On the first day Odalie is in the precinct, she drops a jeweled broach, which Rose claims to have been a purposeful act to catch her attention and pull her into Odalie’s persuasive schemes. As the story continues, Rose becomes obsessed with the enchanting new girl whom everyone adores. Eventually, the two become friends and Rose moves into Odalie’s extravagant hotel room. Odalie then takes Rose on a late-night adventure to a wig shop, where a secret door opens to invite them into the glitzy, dazzling world of speakeasies. Rindell, during her acknowledgements, claims that she drew inspiration of this era from F. Scott Fitzgerald’s The Great Gatsby, and it is here readers first see similarities between the two stories: a quiet neighbor commingles with a mysterious personage who follows a grand but ultimately unstable lifestyle.
Astute readers will also recognize that the writing bears a strong resemblance to a legal confession, as if Rose were typing her own story for the court to read. Rindell reveals the truth in teasing snippets: “I can only say I did it for the love of her, though the doctor I am seeing now hardly accepts that answer. Of course, ever since the incident, the newspapers have painted Odalie as the victim…but of course, if I am to tell it all in order, as I keep promising to do, there are other things I must tell first,” and “I’ve already mentioned my doctor’s encouragement that I explain my actions with an emphasis on chronology.” It is only after a devastating climax that readers are finally given the full account of events.
Here, then, is a second similarity to The Great Gatsby: the overall arc of the plot, but with a twist. Rose doesn’t just represent neighborly Nick Carraway from Gatsby; she represents Jay Gatsby as well because she adopts his glamorous but questionable lifestyle. Readers watch, helpless, as Rose is taken along a dubious but extravagant ride with many events that make her suspect her own safety and Odalie’s authenticity.

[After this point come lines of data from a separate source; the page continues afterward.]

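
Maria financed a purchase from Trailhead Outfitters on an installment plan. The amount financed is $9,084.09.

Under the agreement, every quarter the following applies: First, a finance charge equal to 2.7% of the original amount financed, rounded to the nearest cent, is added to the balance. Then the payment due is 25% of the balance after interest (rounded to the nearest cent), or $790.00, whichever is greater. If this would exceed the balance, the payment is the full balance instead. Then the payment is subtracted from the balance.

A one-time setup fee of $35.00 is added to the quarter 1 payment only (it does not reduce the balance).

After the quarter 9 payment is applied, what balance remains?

$537.98

Quarter 1: $9,084.09 +$245.27 interest = $9,329.36; pay $2,332.34 (+ $35.00 fee) → $6,997.02
Quarter 2: $6,997.02 +$245.27 interest = $7,242.29; pay $1,810.57 → $5,431.72
Quarter 3: $5,431.72 +$245.27 interest = $5,676.99; pay $1,419.25 → $4,257.74
Quarter 4: $4,257.74 +$245.27 interest = $4,503.01; pay $1,125.75 → $3,377.26
Quarter 5: $3,377.26 +$245.27 interest = $3,622.53; pay $905.63 → $2,716.90
Quarter 6: $2,716.90 +$245.27 interest = $2,962.17; pay $790.00 → $2,172.17
Quarter 7: $2,172.17 +$245.27 interest = $2,417.44; pay $790.00 → $1,627.44
Quarter 8: $1,627.44 +$245.27 interest = $1,872.71; pay $790.00 → $1,082.71
Quarter 9: $1,082.71 +$245.27 interest = $1,327.98; pay $790.00 → $537.98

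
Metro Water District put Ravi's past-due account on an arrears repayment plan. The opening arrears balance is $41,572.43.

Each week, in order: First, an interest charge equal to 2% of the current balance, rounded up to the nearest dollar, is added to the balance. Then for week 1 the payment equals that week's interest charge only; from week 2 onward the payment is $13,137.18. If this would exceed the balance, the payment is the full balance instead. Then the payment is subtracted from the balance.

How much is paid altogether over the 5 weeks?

Week 1: $41,572.43 +$832.00 interest = $42,404.43; pay $832.00 → $41,572.43
Week 2: $41,572.43 +$832.00 interest = $42,404.43; pay $13,137.18 → $29,267.25
Week 3: $29,267.25 +$586.00 interest = $29,853.25; pay $13,137.18 → $16,716.07
Week 4: $16,716.07 +$335.00 interest = $17,051.07; pay $13,137.18 → $3,913.89
Week 5: $3,913.89 +$79.00 interest = $3,992.89; pay $3,992.89 → $0.00
Total paid: $44,236.43

$44,236.43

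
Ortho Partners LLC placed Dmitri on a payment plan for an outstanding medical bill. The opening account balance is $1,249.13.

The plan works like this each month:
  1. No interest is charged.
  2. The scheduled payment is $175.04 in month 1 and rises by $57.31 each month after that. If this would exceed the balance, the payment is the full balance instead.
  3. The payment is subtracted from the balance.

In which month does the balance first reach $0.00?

5

Month 1: opening $1,249.13; payment $175.04; balance $1,074.09
Month 2: opening $1,074.09; payment $232.35; balance $841.74
Month 3: opening $841.74; payment $289.66; balance $552.08
Month 4: opening $552.08; payment $346.97; balance $205.11
Month 5: opening $205.11; payment $205.11; balance $0.00
Balance reaches $0.00 in month 5.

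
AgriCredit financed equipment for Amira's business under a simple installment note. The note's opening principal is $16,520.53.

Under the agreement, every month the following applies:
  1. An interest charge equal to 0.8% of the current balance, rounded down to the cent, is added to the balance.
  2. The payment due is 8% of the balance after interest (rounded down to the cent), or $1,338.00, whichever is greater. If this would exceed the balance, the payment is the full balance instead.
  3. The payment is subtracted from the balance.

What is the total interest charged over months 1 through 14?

$943.67

Month 1: opening $16,520.53; interest $132.16 → $16,652.69; payment $1,338.00; balance $15,314.69
Month 2: opening $15,314.69; interest $122.51 → $15,437.20; payment $1,338.00; balance $14,099.20
Month 3: opening $14,099.20; interest $112.79 → $14,211.99; payment $1,338.00; balance $12,873.99
Month 4: opening $12,873.99; interest $102.99 → $12,976.98; payment $1,338.00; balance $11,638.98
Month 5: opening $11,638.98; interest $93.11 → $11,732.09; payment $1,338.00; balance $10,394.09
Month 6: opening $10,394.09; interest $83.15 → $10,477.24; payment $1,338.00; balance $9,139.24
Month 7: opening $9,139.24; interest $73.11 → $9,212.35; payment $1,338.00; balance $7,874.35
Month 8: opening $7,874.35; interest $62.99 → $7,937.34; payment $1,338.00; balance $6,599.34
Month 9: opening $6,599.34; interest $52.79 → $6,652.13; payment $1,338.00; balance $5,314.13
Month 10: opening $5,314.13; interest $42.51 → $5,356.64; payment $1,338.00; balance $4,018.64
Month 11: opening $4,018.64; interest $32.14 → $4,050.78; payment $1,338.00; balance $2,712.78
Month 12: opening $2,712.78; interest $21.70 → $2,734.48; payment $1,338.00; balance $1,396.48
Month 13: opening $1,396.48; interest $11.17 → $1,407.65; payment $1,338.00; balance $69.65
Month 14: opening $69.65; interest $0.55 → $70.20; payment $70.20; balance $0.00
Total interest: $132.16 + $122.51 + $112.79 + $102.99 + $93.11 + $83.15 + $73.11 + $62.99 + $52.79 + $42.51 + $32.14 + $21.70 + $11.17 + $0.55 = $943.67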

But she remains faithfully by Odalie’s side and learns from her until Rose’s life and memories are turned upside down. Through Rose, Rindell writes, “The advantage of hindsight, of course, is that one finally sees the sequence of things, the little turning points that add up to a final resultant direction.”
The novel’s first-person narration locks readers in Rose’s mind and personality. Toward the final chapters, when her world no longer makes sense, the readers’ perceptions also become suspect. Up until that point, they agreed with each of her experiences. Her progression and attempts to understand are both well-paced and fascinating. Readers will not only want to know what happened to her, but how she went from a quiet, stuffy prude to a committed woman. And like a bad batch of absinthe or bathtub gin, they may not emerge unchanged from the blinding and disorienting story.
Suzanne Rindell is a doctoral student in American modernist literature at Rice University. She lives in New York City and is currently working on a second novel.